Расположенная в центре города улица Солнечная (теперь Пантелеймона Кулиша) является оживленной городской артерией, по которой когда-то ходил трамвай. Застроенная стильными сецессийными домами, Солнечная находилась рядом со старым Краковским рынком и уже несуществующим рынком Теодора (теперь тут клуб «Миллениум»). Издавна улица носила торгово-деловой характер. Во времена немецкой оккупации в конце Солнечной, где возвышается арка железнодорожного моста, начиналось еврейское гетто. Вход и выход оттуда евреев жестко контролировался, а неевреям заходить в гетто строго запрещалось.

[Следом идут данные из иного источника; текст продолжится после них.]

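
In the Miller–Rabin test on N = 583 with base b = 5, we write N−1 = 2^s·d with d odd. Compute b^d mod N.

214

583 − 1 = 582 = 2^1 · 291, so d = 291.
5^1 ≡ 5 (mod 583)
5^2 ≡ 5^2 = 25 ≡ 25 (mod 583)
5^4 ≡ 25^2 = 625 ≡ 42 (mod 583)
5^8 ≡ 42^2 = 1764 ≡ 15 (mod 583)
5^16 ≡ 15^2 = 225 ≡ 225 (mod 583)
5^32 ≡ 225^2 = 50625 ≡ 487 (mod 583)
5^64 ≡ 487^2 = 237169 ≡ 471 (mod 583)
5^128 ≡ 471^2 = 221841 ≡ 301 (mod 583)
5^256 ≡ 301^2 = 90601 ≡ 236 (mod 583)
291 = 256 + 32 + 2 + 1 in binary powers of 2.
So 5^291 ≡ 236 · 487 · 25 · 5 ≡ 214 (mod 583).
Squaring chain: 214; never reaches −1, so base 5 is a Miller–Rabin witness that 583 is composite.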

Война войной, но нужда добывать хлеб насущный гнала людей на рынки, чтобы там что-нибудь продать или купить. В ту пору расположенная вблизи центральных городских базаров Солнечная напоминала растревоженный муравейник. Многочисленные прохожие торопясь, постоянно сосредоточенно сновали по тротуарам. Улица гудела от движения.
Однажды в 1942 году после обеда я попал на Солнечную с намерением выйти на площадь Теодора. Вскоре заметил, что ритм улицы, ее повседневное нормальное пульсирование почему-то нарушено. Волна прохожих, которая двигалась из центра вниз по левой стороне, в одном месте останавливалась перед каким-то препятствием, словно течение воды перед скалой, и растекалась по обеим сторонам. Таким образом, много людей переходило в том месте на другую сторону улицы. Те, которые шли снизу, тоже прижимались к стене дома и замедляли движение. Когда я приблизился к этому замедляемому месту, то услышал предупредительный шепот: «Осторожно, впереди прется «бомбовец». Львовяне словом «бомбовец» почему-то называли немецких жандармов. Их боялись и страшно ненавидели. Вообще немецкие жандармы отличались в Украине особенно дикой жестокостью.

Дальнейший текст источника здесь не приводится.